The convergence of reshoring, robotics, and resilience is not just a short-term market trend. It is a major shift in global manufacturing that will unfold over the next decade. The competitive positions set in the next 24 to 36 months will likely last for a long time.
For OEMs, Tier-1, and Tier-2 suppliers, the question is not whether to take part in this reset, but how to do so with a clear strategy, efficient use of capital, and the urgency that this moment requires.
The companies that will look back on this decade as the time they built their competitive advantage are those moving now with focus, confidence, and the right partners to handle the complexity.
The global manufacturing reset is not something in the future. It is already happening, and the gap between companies taking action and those still analyzing is growing every quarter.
At Velox, we work with OEMs, Tier-1, and Tier-2 manufacturers who are facing these key decisions: where to reshore, how to automate smartly, which incentives to pursue, and how to build supply chains that are truly resilient, not just less fragile than before.
What we have seen in our work matches what the data shows: the manufacturers who will shape the next decade are not waiting for certainty. They are building networks, securing supplier relationships, and rolling out automation plans now, while incentive capital is still available and the best domestic and nearshore partners still have capacity.

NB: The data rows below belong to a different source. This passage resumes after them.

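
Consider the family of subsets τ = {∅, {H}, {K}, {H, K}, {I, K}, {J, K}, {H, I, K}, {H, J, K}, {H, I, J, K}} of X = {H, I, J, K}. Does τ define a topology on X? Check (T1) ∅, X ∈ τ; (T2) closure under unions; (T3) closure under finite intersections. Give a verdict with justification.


τ is NOT a topology on X.

Axiom (T1): ∅ ∈ τ? Yes; X ∈ τ? Yes.
Axiom (T2/T3): check pairwise unions and intersections of members of τ.
Counterexample for (T2): {I, K} ∪ {J, K} = {I, J, K} ∉ τ. Therefore τ is NOT a topology.


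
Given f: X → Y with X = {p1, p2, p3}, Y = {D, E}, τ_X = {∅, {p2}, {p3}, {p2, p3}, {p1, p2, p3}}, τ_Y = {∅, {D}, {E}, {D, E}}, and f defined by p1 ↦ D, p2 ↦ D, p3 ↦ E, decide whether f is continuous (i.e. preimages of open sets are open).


f is NOT continuous.

Compute f^{-1}(U) for each U ∈ τ_Y:
  U = ∅: f^{-1}(U) = ∅ ∈ τ_X ✓.
  U = {D}: f^{-1}(U) = {p1, p2} ∉ τ_X ✗.
  U = {E}: f^{-1}(U) = {p3} ∈ τ_X ✓.
  U = {D, E}: f^{-1}(U) = {p1, p2, p3} ∈ τ_X ✓.
Found U = {D} with f^{-1}(U) = {p1, p2} not in τ_X. Therefore f is NOT continuous.


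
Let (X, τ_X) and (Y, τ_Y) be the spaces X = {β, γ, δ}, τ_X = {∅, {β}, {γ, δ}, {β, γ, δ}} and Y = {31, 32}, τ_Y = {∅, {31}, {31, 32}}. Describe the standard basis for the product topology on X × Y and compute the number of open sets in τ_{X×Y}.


Basis B = {∅ × ∅, {β} × {31}, {β} × {31, 32}, {γ, δ} × {31}, {β, γ, δ} × {31}, {γ, δ} × {31, 32}, {β, γ, δ} × {31, 32}}; |τ_{X×Y}| = 9.

Enumerate products U × V with U ∈ τ_X, V ∈ τ_Y (deduplicated):
  ∅ × ∅ = {} (∅)
  {β} × {31} = {(β,31)}
  {β} × {31, 32} = {(β,31), (β,32)}
  {γ, δ} × {31} = {(γ,31), (δ,31)}
  {β, γ, δ} × {31} = {(β,31), (γ,31), (δ,31)}
  {γ, δ} × {31, 32} = {(γ,31), (γ,32), (δ,31), (δ,32)}
  {β, γ, δ} × {31, 32} = {(β,31), (β,32), (γ,31), (γ,32), (δ,31), (δ,32)}
These 7 distinct sets form the basis B.
Close under arbitrary unions to get τ_{X×Y}; counting gives |τ_{X×Y}| = 9.


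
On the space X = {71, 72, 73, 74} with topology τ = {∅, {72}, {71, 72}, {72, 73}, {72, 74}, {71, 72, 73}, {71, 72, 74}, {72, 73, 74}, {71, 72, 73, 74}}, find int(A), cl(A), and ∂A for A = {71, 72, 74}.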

Our work spans the full strategic journey:
The companies we work with are not making these decisions alone. They are combining careful operations with strategic urgency, because in this environment, a six-month delay often leads to years of competitive disadvantage.
If your organization is assessing its position in the manufacturing reset, we'd welcome the opportunity to discuss it.
What is reshoring?
Reshoring is bringing manufacturing operations back to your home country after years of offshoring. It's accelerating in 2025–2026, driven by tariffs, supply chain risk, and $1.5T+ in U.S. government manufacturing incentives.
What's the difference between reshoring and nearshoring?
Reshoring = manufacturing back home. Nearshoring = manufacturing in a closer country (e.g., Mexico instead of China). Both reduce risk, cut lead times, and respond to tariff pressure.
Why is industrial automation growing so fast?
Cobot costs have fallen 70% in a decade, making automation viable even for Tier-2 suppliers. Global robot installations hit 542,000 units in 2024 and are projected to surpass 700,000 by 2030.
What U.S. incentives are available for manufacturers?
Key programs include the CHIPS Act ($52B), the Inflation Reduction Act ($369B in clean energy manufacturing), and the FABS tax credit. These are competitive and time-limited; early movers win more capital.
What is a 'just-in-case' supply chain strategy?
It's the shift away from lean, single-source "just-in-time" supply chains toward resilient, diversified ones with backup suppliers and safety stock, a direct response to COVID-era disruptions.
What's the risk of waiting to act?
Incentive pools are being claimed. Supplier capacity is being locked up. The U.S. faces a 1.9M manufacturing talent gap by the early 2030s. A 6-month delay often means years of competitive disadvantage.
Which industries need to move fastest?
Automotive, aerospace & defense, MedTech & pharma, clean energy, and semiconductors face the most immediate pressure from reshoring mandates, domestic content rules, and supply chain restructuring.
How can Tier-2 suppliers capitalize on the manufacturing reset?
By investing now in capacity, automation, and quality certifications. OEMs are actively seeking reliable domestic partners, Tier-2s that move first are landing long-term contracts and co-investment deals.